Deadly Israeli strike at school-turned-shelter shatters a moment of cheer
By Raja Abdulrahim
JERUSALEM — It was a moment of respite and levity in the Gaza Strip: Boys played soccer in the courtyard of a school building as a crowd looked on.
The moment did not last.
Video shared by Al Jazeera and verified by The New York Times recorded the instant an Israeli airstrike hit outside the school-turned-shelter on Tuesday (9) night, killing at least 27 Palestinians, according to Gaza authorities.
In the video, shot at the Al Awda School on the outskirts of Khan Younis, the ball is in mid-air when a large explosion is heard and the camera shakes. A man yells, “Run away, run away, Al Awda has been targeted!”
The person shooting the video runs to the entrance of the school, and the camera pans across a scene of devastation. Shredded bodies are on the ground amid debris, and there is a cacophony of screams. “Oh God,” someone yells.
The Israeli military said that the strike targeted a Hamas member who took part in the Oct. 7 attacks on Israel that ignited the war. It did not release details on the identity of the Hamas member or whether the person had been killed. The military said it was “looking into reports that civilians were harmed”.
Iyad Qadeh, who was sitting outside his home near the entrance of the school at the time of the strike, said it had been calm and there were not even Israeli surveillance drones in the sky, as there often is above Gaza creating a nearly non-stop buzzing.
Suddenly, a warplane flew overhead and fired a missile toward a group of young men sitting in an internet cafe, he said.
“After that, it was screams and body parts everywhere,” he said. “Everyone started running searching for their children or family members.”
The strike was the fourth in four days that hit or damaged a school building in Gaza, Philippe Lazzarini, commissioner-general of UNRWA, the UN agency that helps Palestinians, wrote on social media Wednesday.
Since Israel began its punishing military offensive in Gaza more than nine months ago, two-thirds of UN-run school facilities in the territory have been hit, Lazzarini wrote. “Schools have gone from safe places of education & hope for children to overcrowded shelters and often ending up a place of death & misery,” he said.
Those shelters have become critical for Palestinians in Gaza since Israeli bombardment and ground fighting have forced much of the territory’s 2.2 million residents to flee their homes.
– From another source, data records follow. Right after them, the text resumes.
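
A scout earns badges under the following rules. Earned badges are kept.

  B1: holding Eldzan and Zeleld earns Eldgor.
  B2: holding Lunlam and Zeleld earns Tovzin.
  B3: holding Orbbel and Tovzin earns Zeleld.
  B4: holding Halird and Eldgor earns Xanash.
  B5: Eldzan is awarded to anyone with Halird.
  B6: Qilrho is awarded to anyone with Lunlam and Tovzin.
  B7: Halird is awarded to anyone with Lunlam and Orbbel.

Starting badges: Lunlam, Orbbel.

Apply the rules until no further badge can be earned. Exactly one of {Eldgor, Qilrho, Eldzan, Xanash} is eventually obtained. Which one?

Eldzan

With Lunlam and Orbbel, Halird is earned (B7).
With Halird, Eldzan is earned (B5).
Qilrho would need Lunlam and Tovzin (B6), but Tovzin is never earned. Eldgor would need Eldzan and Zeleld (B1), but Zeleld is never earned. Xanash would need Halird and Eldgor (B4), but Eldgor is never earned.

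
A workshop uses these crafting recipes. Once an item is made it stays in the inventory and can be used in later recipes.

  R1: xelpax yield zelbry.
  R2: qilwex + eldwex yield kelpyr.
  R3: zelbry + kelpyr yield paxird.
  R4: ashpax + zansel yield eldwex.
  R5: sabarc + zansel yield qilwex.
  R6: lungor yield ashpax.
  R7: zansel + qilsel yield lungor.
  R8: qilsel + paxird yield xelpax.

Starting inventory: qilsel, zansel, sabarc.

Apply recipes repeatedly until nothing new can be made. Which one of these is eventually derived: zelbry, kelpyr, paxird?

kelpyr

zansel + qilsel → lungor (R7).
sabarc + zansel → qilwex (R5).
lungor → ashpax (R6).
Using R4, ashpax and zansel make eldwex.
Using R2, qilwex and eldwex make kelpyr.
zelbry would need xelpax (R1), but xelpax is never obtained. paxird would need zelbry and kelpyr (R3), but zelbry is never obtained.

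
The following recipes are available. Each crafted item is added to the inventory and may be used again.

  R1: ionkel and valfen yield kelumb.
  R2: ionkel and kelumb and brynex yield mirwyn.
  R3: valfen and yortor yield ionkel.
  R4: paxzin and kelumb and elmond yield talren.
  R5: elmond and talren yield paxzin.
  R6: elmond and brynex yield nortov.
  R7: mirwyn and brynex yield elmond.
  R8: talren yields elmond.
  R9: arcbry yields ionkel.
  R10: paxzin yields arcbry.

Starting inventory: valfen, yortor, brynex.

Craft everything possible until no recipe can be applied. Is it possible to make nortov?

valfen and yortor → ionkel (R3).
ionkel and valfen → kelumb (R1).
Using R2, ionkel, kelumb, and brynex make mirwyn.
Using R7, mirwyn and brynex make elmond.
elmond and brynex → nortov (R6).

Yes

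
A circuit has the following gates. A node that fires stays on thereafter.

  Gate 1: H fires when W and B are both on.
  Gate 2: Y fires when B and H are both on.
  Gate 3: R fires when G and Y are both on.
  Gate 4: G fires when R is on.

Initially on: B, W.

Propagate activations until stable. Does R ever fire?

No

R would need G and Y (Gate 3), but G never turns on.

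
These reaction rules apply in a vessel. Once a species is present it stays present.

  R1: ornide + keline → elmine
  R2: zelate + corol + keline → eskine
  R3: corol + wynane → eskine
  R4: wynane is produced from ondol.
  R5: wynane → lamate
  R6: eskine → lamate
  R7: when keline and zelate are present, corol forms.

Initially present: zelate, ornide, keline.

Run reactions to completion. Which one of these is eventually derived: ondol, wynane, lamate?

keline and zelate present → corol forms (R7).
zelate, corol, and keline present → eskine forms (R2).
eskine present → lamate forms (R6).
wynane would need ondol (R4), but ondol never forms. No rule produces ondol, and it is not given.

lamate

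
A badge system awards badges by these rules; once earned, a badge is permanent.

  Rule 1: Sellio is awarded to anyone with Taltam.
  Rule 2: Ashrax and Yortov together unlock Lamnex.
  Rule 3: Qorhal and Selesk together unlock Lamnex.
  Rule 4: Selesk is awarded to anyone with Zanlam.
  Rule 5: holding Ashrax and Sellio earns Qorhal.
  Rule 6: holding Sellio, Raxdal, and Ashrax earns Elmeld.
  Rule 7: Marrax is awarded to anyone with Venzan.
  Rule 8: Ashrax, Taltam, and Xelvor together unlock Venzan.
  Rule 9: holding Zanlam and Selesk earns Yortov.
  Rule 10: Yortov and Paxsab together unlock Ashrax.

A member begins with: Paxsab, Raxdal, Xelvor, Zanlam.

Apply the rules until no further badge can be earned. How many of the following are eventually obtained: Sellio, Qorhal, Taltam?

0

Sellio would need Taltam (Rule 1), but Taltam is never earned.
Qorhal would need Ashrax and Sellio (Rule 5), but Sellio is never earned.
No rule produces Taltam, and it is not given.
None of the 3 are reached.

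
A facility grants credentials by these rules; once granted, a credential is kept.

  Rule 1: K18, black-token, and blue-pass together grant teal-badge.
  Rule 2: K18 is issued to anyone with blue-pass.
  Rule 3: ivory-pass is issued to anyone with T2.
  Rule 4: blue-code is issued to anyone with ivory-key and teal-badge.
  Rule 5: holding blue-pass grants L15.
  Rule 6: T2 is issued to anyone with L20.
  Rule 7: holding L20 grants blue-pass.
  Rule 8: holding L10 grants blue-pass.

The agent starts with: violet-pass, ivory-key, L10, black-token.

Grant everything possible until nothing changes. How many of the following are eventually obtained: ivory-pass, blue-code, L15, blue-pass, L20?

3

Holding L10 grants blue-pass (Rule 8).
Holding blue-pass grants K18 (Rule 2).
Holding blue-pass grants L15 (Rule 5).
Holding K18, black-token, and blue-pass grants teal-badge (Rule 1).
Holding ivory-key and teal-badge grants blue-code (Rule 4).
ivory-pass would need T2 (Rule 3), but T2 is never granted.
blue-code: reached.
L15: reached.
blue-pass: reached.
No rule produces L20, and it is not given.
Reached: blue-code, L15, and blue-pass — 3 of the 5.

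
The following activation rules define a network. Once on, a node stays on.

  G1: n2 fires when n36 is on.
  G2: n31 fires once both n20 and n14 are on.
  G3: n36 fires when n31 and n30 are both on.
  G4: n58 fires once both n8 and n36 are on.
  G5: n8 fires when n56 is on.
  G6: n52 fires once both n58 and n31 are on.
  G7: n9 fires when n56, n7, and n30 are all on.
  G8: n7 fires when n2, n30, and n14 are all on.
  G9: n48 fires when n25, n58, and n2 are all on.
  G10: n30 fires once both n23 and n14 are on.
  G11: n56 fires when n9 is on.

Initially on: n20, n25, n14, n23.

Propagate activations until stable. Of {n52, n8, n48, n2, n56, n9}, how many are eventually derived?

G10: n23 and n14 on → n30 on.
G2: n20 and n14 on → n31 on.
G3: n31 and n30 on → n36 on.
G1: n36 on → n2 on.
n52 would need n58 and n31 (G6), but n58 never turns on.
n8 would need n56 (G5), but n56 never turns on.
n48 would need n25, n58, and n2 (G9), but n58 never turns on.
n2: reached.
n56 would need n9 (G11), but n9 never turns on.
n9 would need n56, n7, and n30 (G7), but n56 never turns on.
Reached: n2 — 1 of the 6.

1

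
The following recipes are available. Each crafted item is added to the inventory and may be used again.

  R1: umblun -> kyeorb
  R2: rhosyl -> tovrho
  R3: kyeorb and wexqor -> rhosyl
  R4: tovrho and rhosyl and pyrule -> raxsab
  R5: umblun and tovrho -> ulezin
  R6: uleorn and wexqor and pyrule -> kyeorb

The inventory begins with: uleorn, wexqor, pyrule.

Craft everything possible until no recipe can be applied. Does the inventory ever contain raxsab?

Using R6, uleorn, wexqor, and pyrule make kyeorb.
kyeorb and wexqor -> rhosyl (R3).
rhosyl -> tovrho (R2).
tovrho and rhosyl and pyrule -> raxsab (R4).

Yes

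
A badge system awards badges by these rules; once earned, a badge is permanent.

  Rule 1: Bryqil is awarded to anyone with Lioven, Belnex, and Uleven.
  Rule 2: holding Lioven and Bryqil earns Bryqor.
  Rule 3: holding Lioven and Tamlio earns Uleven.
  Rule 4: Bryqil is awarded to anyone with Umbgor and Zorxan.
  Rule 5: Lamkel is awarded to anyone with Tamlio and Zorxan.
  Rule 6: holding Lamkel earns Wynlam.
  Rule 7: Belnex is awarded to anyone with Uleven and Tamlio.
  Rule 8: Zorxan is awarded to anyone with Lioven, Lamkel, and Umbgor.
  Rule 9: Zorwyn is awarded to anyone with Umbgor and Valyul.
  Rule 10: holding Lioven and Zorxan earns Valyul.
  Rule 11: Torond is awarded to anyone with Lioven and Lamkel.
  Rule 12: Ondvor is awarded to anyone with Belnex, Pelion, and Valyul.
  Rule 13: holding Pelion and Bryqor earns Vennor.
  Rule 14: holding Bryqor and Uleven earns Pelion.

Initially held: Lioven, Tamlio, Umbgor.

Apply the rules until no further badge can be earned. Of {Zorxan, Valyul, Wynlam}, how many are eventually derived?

0

Zorxan would need Lioven, Lamkel, and Umbgor (Rule 8), but Lamkel is never earned.
Valyul would need Lioven and Zorxan (Rule 10), but Zorxan is never earned.
Wynlam would need Lamkel (Rule 6), but Lamkel is never earned.
None of the 3 are reached.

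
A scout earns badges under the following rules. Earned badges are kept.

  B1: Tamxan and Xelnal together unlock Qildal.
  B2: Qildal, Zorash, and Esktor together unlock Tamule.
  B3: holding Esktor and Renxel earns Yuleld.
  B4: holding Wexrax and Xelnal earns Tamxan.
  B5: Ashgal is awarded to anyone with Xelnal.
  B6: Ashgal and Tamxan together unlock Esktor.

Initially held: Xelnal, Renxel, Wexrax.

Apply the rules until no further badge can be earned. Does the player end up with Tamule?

Tamule would need Qildal, Zorash, and Esktor (B2), but Zorash is never earned.

No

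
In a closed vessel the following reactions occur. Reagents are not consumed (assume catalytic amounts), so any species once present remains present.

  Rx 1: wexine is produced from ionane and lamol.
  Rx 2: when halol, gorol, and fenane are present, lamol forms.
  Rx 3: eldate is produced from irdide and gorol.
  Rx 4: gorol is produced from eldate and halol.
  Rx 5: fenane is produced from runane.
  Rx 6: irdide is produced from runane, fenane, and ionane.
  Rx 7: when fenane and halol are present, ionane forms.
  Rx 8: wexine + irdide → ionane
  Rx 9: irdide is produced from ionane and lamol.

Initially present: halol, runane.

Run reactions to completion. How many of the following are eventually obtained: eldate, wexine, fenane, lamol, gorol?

runane present → fenane forms (Rx 5).
eldate would need irdide and gorol (Rx 3), but gorol never forms.
wexine would need ionane and lamol (Rx 1), but lamol never forms.
fenane: reached.
lamol would need halol, gorol, and fenane (Rx 2), but gorol never forms.
gorol would need eldate and halol (Rx 4), but eldate never forms.
Reached: fenane — 1 of the 5.

1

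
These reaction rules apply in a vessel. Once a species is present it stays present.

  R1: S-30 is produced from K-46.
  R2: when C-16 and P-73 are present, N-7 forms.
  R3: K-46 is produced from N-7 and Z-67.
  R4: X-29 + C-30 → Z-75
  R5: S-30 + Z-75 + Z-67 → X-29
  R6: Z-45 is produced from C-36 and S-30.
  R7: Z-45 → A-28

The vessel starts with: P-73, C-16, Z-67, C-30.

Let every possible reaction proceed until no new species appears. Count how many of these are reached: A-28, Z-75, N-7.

C-16 and P-73 present → N-7 forms (R2).
A-28 would need Z-45 (R7), but Z-45 never forms.
Z-75 would need X-29 and C-30 (R4), but X-29 never forms.
N-7: reached.
Reached: N-7 — 1 of the 3.

1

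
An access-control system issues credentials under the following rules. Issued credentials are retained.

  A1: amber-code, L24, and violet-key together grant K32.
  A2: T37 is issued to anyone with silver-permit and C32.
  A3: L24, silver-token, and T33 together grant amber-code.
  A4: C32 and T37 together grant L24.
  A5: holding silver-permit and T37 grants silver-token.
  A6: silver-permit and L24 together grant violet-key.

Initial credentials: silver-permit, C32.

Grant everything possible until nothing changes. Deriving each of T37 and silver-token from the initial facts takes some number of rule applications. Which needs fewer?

T37: Holding silver-permit and C32 grants T37 (A2). [1 rule application]
silver-token: Holding silver-permit and C32 grants T37 (A2). Holding silver-permit and T37 grants silver-token (A5). [2 rule applications]
T37 needs fewer.

T37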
The Israeli military has claimed that militants are using such shelters and other civilian buildings to hide themselves and their activities.
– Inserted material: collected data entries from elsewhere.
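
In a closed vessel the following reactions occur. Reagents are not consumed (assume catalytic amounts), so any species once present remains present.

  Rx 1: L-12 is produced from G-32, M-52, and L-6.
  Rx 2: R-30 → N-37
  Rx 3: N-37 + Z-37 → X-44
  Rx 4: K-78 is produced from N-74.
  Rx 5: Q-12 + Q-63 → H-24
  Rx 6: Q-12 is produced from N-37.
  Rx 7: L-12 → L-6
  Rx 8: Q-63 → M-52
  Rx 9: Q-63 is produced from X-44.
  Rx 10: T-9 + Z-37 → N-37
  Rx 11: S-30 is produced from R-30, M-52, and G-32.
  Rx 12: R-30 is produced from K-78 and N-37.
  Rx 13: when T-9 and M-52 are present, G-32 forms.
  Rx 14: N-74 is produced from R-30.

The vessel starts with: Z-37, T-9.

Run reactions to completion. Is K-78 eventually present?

K-78 would need N-74 (Rx 4), but N-74 never forms.

No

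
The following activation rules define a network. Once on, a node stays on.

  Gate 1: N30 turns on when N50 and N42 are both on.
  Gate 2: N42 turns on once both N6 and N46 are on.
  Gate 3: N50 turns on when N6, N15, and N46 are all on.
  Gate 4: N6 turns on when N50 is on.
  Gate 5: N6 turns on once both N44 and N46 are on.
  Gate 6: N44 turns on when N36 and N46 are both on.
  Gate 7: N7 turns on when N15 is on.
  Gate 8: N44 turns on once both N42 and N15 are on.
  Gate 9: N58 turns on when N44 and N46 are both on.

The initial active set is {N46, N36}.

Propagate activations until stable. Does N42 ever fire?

Yes

N36 and N46 are on, so N44 turns on (Gate 6).
N44 and N46 are on, so N6 turns on (Gate 5).
N6 and N46 are on, so N42 turns on (Gate 2).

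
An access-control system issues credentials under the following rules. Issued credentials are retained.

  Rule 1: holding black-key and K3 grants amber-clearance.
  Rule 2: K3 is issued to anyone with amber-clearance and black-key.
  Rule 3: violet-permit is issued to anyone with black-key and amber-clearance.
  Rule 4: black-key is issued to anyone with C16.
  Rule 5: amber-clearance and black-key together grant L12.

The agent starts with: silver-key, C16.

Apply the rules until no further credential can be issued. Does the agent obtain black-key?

Yes

Holding C16 grants black-key (Rule 4).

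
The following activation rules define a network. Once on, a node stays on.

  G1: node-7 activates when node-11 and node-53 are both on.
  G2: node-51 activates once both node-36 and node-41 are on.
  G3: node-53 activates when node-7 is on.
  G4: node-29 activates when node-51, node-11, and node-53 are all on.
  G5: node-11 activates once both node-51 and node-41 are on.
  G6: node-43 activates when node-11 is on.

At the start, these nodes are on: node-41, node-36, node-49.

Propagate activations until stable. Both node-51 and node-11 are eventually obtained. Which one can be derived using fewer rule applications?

node-51: G2: node-36 and node-41 on → node-51 on. [1 rule application]
node-11: G2: node-36 and node-41 on → node-51 on. node-51 and node-41 are on, so node-11 activates (G5). [2 rule applications]
node-51 needs fewer.

node-51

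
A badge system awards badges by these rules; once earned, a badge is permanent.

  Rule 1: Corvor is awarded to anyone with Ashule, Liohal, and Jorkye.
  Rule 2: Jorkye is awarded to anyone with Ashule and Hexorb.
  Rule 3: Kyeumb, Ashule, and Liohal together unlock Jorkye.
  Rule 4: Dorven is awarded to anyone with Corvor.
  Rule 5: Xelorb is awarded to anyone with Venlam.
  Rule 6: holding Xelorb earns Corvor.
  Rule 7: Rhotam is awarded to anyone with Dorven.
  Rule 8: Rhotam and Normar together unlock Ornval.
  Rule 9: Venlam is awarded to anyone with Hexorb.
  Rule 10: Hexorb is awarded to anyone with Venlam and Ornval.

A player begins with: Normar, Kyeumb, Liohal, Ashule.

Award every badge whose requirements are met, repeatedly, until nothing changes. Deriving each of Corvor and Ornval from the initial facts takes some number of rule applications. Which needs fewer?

Corvor: With Kyeumb, Ashule, and Liohal, Jorkye is earned (Rule 3). With Ashule, Liohal, and Jorkye, Corvor is earned (Rule 1). [2 rule applications]
Ornval: With Kyeumb, Ashule, and Liohal, Jorkye is earned (Rule 3). With Ashule, Liohal, and Jorkye, Corvor is earned (Rule 1). With Corvor, Dorven is earned (Rule 4). With Dorven, Rhotam is earned (Rule 7). With Rhotam and Normar, Ornval is earned (Rule 8). [5 rule applications]
Corvor needs fewer.

Corvor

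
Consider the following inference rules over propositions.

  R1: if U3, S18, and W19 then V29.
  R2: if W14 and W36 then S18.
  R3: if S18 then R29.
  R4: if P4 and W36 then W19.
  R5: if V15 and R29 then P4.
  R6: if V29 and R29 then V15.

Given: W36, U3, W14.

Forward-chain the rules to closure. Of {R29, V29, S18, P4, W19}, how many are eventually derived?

2

W14 and W36 hold, so S18 follows (R2).
From S18, R3 gives R29.
R29: reached.
V29 would need U3, S18, and W19 (R1), but W19 is never established.
S18: reached.
P4 would need V15 and R29 (R5), but V15 is never established.
W19 would need P4 and W36 (R4), but P4 is never established.
Reached: R29 and S18 — 2 of the 5.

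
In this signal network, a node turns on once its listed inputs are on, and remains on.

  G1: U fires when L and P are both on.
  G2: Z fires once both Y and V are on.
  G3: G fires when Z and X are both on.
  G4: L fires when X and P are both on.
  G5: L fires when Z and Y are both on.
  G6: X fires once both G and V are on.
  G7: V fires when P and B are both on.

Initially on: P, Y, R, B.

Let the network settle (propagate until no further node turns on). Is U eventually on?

G7: P and B on → V on.
Y and V are on, so Z fires (G2).
G5: Z and Y on → L on.
L and P are on, so U fires (G1).

Yes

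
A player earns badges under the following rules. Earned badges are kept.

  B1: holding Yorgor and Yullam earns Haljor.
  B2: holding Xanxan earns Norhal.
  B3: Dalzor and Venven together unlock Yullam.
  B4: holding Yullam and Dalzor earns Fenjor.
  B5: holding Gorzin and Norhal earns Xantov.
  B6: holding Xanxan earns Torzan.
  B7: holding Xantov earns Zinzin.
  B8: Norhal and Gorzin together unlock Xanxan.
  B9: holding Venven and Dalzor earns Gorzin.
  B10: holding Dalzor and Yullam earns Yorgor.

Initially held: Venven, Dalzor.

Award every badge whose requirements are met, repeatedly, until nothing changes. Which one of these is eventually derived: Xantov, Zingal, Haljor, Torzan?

Haljor

With Dalzor and Venven, Yullam is earned (B3).
With Dalzor and Yullam, Yorgor is earned (B10).
With Yorgor and Yullam, Haljor is earned (B1).
Torzan would need Xanxan (B6), but Xanxan is never earned. Xantov would need Gorzin and Norhal (B5), but Norhal is never earned. No rule produces Zingal, and it is not given.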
Ghazi Hamad, a senior Hamas official, has said that the group tries to keep Palestinian civilians out of harm’s way.
Most of those injured or killed in the strike Tuesday were taken to Nasser Hospital in Khan Younis in ambulances, private vehicles and donkey carts. Dr Mohammed Saqer, director general of nursing at Nasser, said in a phone interview on Wednesday (10) that 56 people had been wounded, most of them children and women. “And unfortunately nearly 10 cases of amputation among them; hands and feet were completely blown off,” he said.
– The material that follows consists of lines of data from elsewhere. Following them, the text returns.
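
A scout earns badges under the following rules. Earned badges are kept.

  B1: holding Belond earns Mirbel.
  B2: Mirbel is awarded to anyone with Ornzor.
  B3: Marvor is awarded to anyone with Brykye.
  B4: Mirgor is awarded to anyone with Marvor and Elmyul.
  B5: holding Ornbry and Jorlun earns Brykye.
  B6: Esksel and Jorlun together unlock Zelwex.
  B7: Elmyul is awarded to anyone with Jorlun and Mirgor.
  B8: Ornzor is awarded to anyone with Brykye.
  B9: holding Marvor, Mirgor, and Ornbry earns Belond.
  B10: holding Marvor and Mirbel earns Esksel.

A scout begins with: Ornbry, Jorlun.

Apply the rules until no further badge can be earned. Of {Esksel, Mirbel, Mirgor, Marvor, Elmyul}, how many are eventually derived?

3

With Ornbry and Jorlun, Brykye is earned (B5).
With Brykye, Ornzor is earned (B8).
With Brykye, Marvor is earned (B3).
With Ornzor, Mirbel is earned (B2).
With Marvor and Mirbel, Esksel is earned (B10).
Esksel: reached.
Mirbel: reached.
Mirgor would need Marvor and Elmyul (B4), but Elmyul is never earned.
Marvor: reached.
Elmyul would need Jorlun and Mirgor (B7), but Mirgor is never earned.
Reached: Esksel, Mirbel, and Marvor — 3 of the 5.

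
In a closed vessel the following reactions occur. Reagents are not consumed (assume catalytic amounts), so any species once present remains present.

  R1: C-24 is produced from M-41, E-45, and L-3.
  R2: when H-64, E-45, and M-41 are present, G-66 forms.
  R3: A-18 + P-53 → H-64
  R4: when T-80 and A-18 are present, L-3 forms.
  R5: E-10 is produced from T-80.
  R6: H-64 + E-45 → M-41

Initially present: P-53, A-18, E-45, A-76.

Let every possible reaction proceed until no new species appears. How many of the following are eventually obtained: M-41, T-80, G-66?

2

A-18 and P-53 present → H-64 forms (R3).
H-64 and E-45 present → M-41 forms (R6).
H-64, E-45, and M-41 present → G-66 forms (R2).
M-41: reached.
No rule produces T-80, and it is not given.
G-66: reached.
Reached: M-41 and G-66 — 2 of the 3.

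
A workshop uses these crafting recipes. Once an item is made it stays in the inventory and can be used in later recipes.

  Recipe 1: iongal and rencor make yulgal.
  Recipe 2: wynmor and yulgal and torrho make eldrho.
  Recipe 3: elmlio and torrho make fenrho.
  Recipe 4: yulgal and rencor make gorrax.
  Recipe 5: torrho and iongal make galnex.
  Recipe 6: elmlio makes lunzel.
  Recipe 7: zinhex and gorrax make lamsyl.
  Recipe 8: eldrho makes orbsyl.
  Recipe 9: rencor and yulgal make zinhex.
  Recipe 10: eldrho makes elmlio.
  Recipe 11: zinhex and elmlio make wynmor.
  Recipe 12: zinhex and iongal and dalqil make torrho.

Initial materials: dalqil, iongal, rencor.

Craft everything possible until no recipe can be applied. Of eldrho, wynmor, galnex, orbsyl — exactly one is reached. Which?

iongal and rencor → yulgal (Recipe 1).
rencor and yulgal → zinhex (Recipe 9).
zinhex and iongal and dalqil → torrho (Recipe 12).
torrho and iongal → galnex (Recipe 5).
wynmor would need zinhex and elmlio (Recipe 11), but elmlio is never obtained. eldrho would need wynmor, yulgal, and torrho (Recipe 2), but wynmor is never obtained. orbsyl would need eldrho (Recipe 8), but eldrho is never obtained.

galnex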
The state of the bodies brought to Nasser made it difficult to determine the number and identities of the dead, he said.
The influx of traumatic injuries came at a time when the few still-functioning hospitals in the Gaza Strip are struggling to keep running amid Israeli strikes and raids and a lack of medicine, medical equipment and reliable power. “Many of our medical staff have been detained, many have been killed and many have had to leave Gaza,” Saqer said.
There is a shortage, too, of hospital beds, and most of the airstrike victims were treated on the floors of wards or in the hallways, he said.
A video shot by the Reuters news agency at the site of the strike showed the fragment of a weapon. Two weapons experts — Trevor Ball, a former US. Army explosive ordnance disposal technician, and Patrick Senft, a weapons expert at the consulting firm Armament Research Services — identified the fragment as a part of a small-diameter bomb, also known as a GBU-39.
The precision-guided bomb, which is US-made, weighs about 250 pounds and is increasingly the weapon of choice for the Israeli military. Two GBU-39s were used in a deadly strike on a tent camp in Rafah on May 26.
In Gaza, such bombs “are often used to target specific floors in buildings, penetrating through the roof before detonating,” Ball said.
Although smaller in explosive power than the 2,000-pound bombs that have been used elsewhere in Gaza, the bombs “can still cause significant injury and death, especially when used in areas where there is little to no protection for people from blast and fragmentation effects, such as a street, or area with just tents,” Ball said.